Gebäude sind weltweit für den größten Anteil am Primärenergieverbrauch verantwortlich (32 % in 2010) und verursachen beinahe ein Viertel aller Treibhausgasemissionen [1]. In Deutschland sind Gebäude für 30 % der sektorübergreifenden Treibhausgasemissionen verantwortlich [2]. Es befinden sich dabei mehr als die Hälfte der deutschen Wohnungen in Mehrfamilienhäusern (MFH) [3]. Für einen zukünftigen klima­neutralen Gebäudebestand sind neben der Sanierung der Gebäudehülle energieeffiziente Wärmeversorgungskonzepte für bestehende MFH von zentraler Wichtigkeit, da sich ein Großteil der MFH in einem un- oder teilsanierten Zustand befindet. Damit verbunden sind ein hoher spezifischer Wärmebedarf und, aufgrund fossiler Heizungstechnik, hohe spezifische CO2-Emissionen [4].

Die bestehende Versorgungstechnik in Bestands-MFH stellt den dortigen Einsatz von Wärmepumpen (WP) vor Herausforderungen in Bezug auf hohe Temperaturniveaus. Zum einen muss in zentralen Systemen für die Gewährleistung eines legionellenfreien Warmwasserbetriebs eine Austrittstemperatur von 60 °C am Trinkwarmwasser-Speicher immer gewährleistet sein und der gesamte Speicher muss täglich auf diese Temperatur erwärmt werden [5], sofern keine „Sonderlösungen“ wie Ultrafiltration umgesetzt werden. Zum anderen reduzieren unnötig hohe Heizkreistemperaturen die Arbeitszahl von Wärmepumpen. In Kombination mit einem hydraulischen Abgleich stellt der Austausch einzelner Heizkörper eine wirksame Möglichkeit dar, das Wärmeübergabesystem für Low-Ex-Technologien durch Absenkung der Systemtemperaturen zu ertüchtigen. Bei dieser „minimalinvasiven“ Maßnahme werden lediglich die „kritischen“, am kleinsten dimensionierten Heizkörper ausgetauscht, während das Wärmeverteilsystem und die überwiegende Zahl der Heizkörper nicht verändert werden.

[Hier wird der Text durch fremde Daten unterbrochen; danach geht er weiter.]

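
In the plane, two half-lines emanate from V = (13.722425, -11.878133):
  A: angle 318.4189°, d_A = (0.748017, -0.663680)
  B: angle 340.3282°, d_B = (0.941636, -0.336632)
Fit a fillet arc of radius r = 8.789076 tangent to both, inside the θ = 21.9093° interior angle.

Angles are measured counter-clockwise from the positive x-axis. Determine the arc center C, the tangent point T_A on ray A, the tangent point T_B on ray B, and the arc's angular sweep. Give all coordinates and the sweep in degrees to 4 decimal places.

center=(53.5213,-35.4399) T_A=(47.6882,-42.0143) T_B=(56.4800,-27.1638) sweep=158.0907

bisector direction at 329.3736° = (0.860507,-0.509439)
center distance |VC| = r/sin(θ/2) = 8.789076/sin(10.9547°) = 46.250512
C = V + |VC|·bis = (53.5213,-35.4399)
T_A = V + ((C−V)·d_A)·d_A = V + 45.4077·d_A = (47.6882,-42.0143)
T_B = V + ((C−V)·d_B)·d_B = V + 45.4077·d_B = (56.4800,-27.1638)
sweep = 180° − θ = 158.0907°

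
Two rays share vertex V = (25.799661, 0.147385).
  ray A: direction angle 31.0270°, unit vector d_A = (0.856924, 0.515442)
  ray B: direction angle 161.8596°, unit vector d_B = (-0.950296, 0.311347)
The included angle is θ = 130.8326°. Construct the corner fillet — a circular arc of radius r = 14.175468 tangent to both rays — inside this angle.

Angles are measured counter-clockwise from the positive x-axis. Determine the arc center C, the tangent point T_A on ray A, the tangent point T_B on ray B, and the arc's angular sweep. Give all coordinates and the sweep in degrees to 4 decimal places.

center=(24.0503,15.6374) T_A=(31.3570,3.4901) T_B=(19.6368,2.1665) sweep=49.1674

bisector direction at 96.4433° = (-0.112220,0.993683)
center distance |VC| = r/sin(θ/2) = 14.175468/sin(65.4163°) = 15.588495
C = V + |VC|·bis = (24.0503,15.6374)
T_A = V + ((C−V)·d_A)·d_A = V + 6.4852·d_A = (31.3570,3.4901)
T_B = V + ((C−V)·d_B)·d_B = V + 6.4852·d_B = (19.6368,2.1665)
sweep = 180° − θ = 49.1674°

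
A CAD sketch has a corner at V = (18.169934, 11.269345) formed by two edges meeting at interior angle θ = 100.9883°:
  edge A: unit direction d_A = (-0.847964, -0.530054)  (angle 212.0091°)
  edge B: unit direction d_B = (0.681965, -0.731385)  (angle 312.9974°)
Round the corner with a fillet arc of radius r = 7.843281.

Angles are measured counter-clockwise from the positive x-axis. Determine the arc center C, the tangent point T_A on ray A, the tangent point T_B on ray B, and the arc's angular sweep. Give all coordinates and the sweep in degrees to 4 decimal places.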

Im Forschungsprojekt „Smartes Quartier Durlach“ wird im Kontext des thematischen Forschungsverbundes „LowEx-Bestand“ (www.lowex-bestand.de/) ein neues Wärme- und Stromversorgungskonzept entwickelt und umgesetzt. Neue WP-Technologien werden in Bestands-MFH demonstriert. Die fünf Gebäude mit jeweils 30 bis 40 Wohneinheiten wurden 1963 erbaut, 1995 energetisch saniert und weisen im Mittel einen spezifischen Heizwärmebedarf von 53 kWh/m²a auf.

Ziel des innovativen Energiekonzepts ist die „intelligente“ Verknüpfung etablierter Technologien (Photovoltaik, Wärmepumpen, Blockheizkraftwerk) für eine möglichst hohe Reduktion von CO2-Emissionen bei einem rentablen Betreiberkonzept (Bild 1):

Auf den Dächern aller fünf Gebäude werden Photovoltaik (PV)-Module installiert. Der Solarstrom wird dabei vorrangig im Quartier selbst durch die WP bzw. durch die Haushalte verbraucht.
Drei Gebäude werden über ein Blockheizkraftwerk (BHKW) und ein lokales Nahwärmenetz mit Wärme versorgt. Auch der im BHKW erzeugte Strom wird möglichst lokal durch die WP und Haushalte verbraucht.
■ Zwei Gebäude werden jeweils durch eine Wärmepumpe mit innovativer Wärmequelle versorgt:

■ Die Quelle der ersten WP ist eine Kombination aus Erdsonden und einer Außen­luft­einheit. Die dafür entwickelte Mehrquellenhydraulik ermöglicht einen effizienten Quelleneinsatz bei limitiertem Platz für Erdwärmesonden unter Ausnutzung der Vorteile der jeweiligen Wärmequellen.

■ Die Quelle der zweiten WP sind hybride photovoltaisch-thermische Kollektoren (PVT-Kollektoren). Wärmeübertrager auf der Rückseite der PV-Module liefern dabei beinahe ganzjährig die benötigte Verdampferleistung und versprechen zusätzlich eine Wirkungsgradverbesserung durch Kühlung der PV-Module.

Zur Deckung der Spitzenlast kommen in der Heizzentrale und in jedem mit WP versorgten Gebäude jeweils ein Gaskessel zum Einsatz.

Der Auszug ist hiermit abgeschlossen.